WILLIAM WORDSWORTH WRITES OF MARY WITH PROFOUND SENSITIVITY, PERCEPTION AND REVERENCE:
THE VIRGIN
Mother! whose virgin bosom was uncrost
With the least shade of thought to sin allied;
Woman! above all women glorified,
Our tainted nature's solitary boast;
Purer than foam on central ocean tost;
Brighter than eastern skies at daybreak strewn
With fancied roses, than the unblemished moon
Before her wane begins on heaven's blue coast;
Thy Image falls to earth.

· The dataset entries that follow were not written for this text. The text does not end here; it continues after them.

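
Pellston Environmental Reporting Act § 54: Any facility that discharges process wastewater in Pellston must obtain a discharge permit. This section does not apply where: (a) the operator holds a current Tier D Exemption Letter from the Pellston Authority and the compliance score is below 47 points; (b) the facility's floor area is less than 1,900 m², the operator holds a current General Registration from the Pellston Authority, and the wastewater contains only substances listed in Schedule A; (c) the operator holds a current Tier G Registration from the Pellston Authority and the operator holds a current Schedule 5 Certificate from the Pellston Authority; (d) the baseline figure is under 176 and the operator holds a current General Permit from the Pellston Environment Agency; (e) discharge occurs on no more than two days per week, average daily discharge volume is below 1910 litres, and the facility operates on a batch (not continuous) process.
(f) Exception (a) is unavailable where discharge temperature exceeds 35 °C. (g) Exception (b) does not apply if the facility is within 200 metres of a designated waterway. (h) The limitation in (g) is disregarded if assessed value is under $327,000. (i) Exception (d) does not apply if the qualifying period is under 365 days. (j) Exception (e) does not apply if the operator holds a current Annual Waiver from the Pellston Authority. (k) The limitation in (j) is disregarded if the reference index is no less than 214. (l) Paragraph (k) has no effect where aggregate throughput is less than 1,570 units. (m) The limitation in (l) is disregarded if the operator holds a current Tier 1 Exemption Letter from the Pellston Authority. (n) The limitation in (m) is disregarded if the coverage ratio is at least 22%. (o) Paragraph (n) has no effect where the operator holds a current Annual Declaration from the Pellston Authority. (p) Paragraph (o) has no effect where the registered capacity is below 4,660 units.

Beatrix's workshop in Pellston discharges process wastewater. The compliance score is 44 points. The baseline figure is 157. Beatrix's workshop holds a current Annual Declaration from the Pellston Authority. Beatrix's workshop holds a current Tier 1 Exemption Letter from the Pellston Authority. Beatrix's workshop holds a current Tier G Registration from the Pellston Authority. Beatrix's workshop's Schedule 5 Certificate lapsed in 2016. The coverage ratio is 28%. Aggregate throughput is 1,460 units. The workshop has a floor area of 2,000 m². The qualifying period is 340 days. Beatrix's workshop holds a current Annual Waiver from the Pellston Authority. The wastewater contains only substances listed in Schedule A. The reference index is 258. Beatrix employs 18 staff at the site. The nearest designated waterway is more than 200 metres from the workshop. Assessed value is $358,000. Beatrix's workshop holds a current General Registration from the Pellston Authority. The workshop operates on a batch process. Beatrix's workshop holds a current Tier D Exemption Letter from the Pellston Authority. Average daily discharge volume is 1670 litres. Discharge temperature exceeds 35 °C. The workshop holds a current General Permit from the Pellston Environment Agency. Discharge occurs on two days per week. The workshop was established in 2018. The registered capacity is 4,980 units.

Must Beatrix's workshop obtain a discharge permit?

Exception (a) is satisfied on its face — a current Tier D Exemption Letter is held; the compliance score is 44 points, below the 47 points limit. However, paragraph (f) must be considered: (f) is engaged — discharge temperature exceeds 35 °C. So (a) is unavailable.
Exception (b) requires that the facility's floor area is less than 1,900 m²; but the facility's floor area is 2,000 m², not less than 1,900 m², so (b) is unavailable.
Exception (c) does not apply: there is no Schedule 5 Certificate in force.
Exception (d): the baseline figure is 157, under the 176 limit; a current General Permit is held — every condition holds. But: (i) is engaged — the qualifying period is 340 days, under the 365 days limit. So (d) is unavailable.
Exception (e) is satisfied on its face — discharge occurs on no more than two days per week; average daily discharge volume is 1670 litres, below the 1910 litres limit; the facility operates on a batch process. Under paragraphs (j)–(p): (j) applies (a current Annual Waiver is held), but is set aside by (k): (k) operates against (j): the reference index is 258, meeting the 214 threshold. (l) is triggered (aggregate throughput is 1,460 units, less than the 1,570 units limit), but is displaced by (m): (m) operates — a current Tier 1 Exemption Letter is held. (n) would limit (m) — the coverage ratio is 28%, meeting the 22% threshold — but (o) sets (n) aside: (o) operates against (n): a current Annual Declaration is held. (p), which would lift (o), does not operate here — the registered capacity is 4,980 units, not below 4,660 units. Exception (e) stands.

No — exception (e) applies; Beatrix's workshop is not required to obtain a discharge permit.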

Yet some, I ween
Not unforgiven the suppliant knee might bend
As to a visible Power, in which did blend
All that was mixed and reconciled in Thee
Of mother's love with maiden purity,
Of high with low, celestial with terrene!
[1 - 14]
The pun uncrost [1] is striking with its connotation of the shameful death the mother's Son is to undergo. Our tainted nature's solitary boast [4] is a prime example of encapsulation, demonstrating the poet's gift of pressing several truths into a handful of words without apparent effort. To strike home its message of Mary as human anchor to the Divinity, the sonnet relies heavily on the employment of contrast, such as: mixed and reconciled [12], mother's love with maiden purity [13] and high with low, celestial with terrene [14].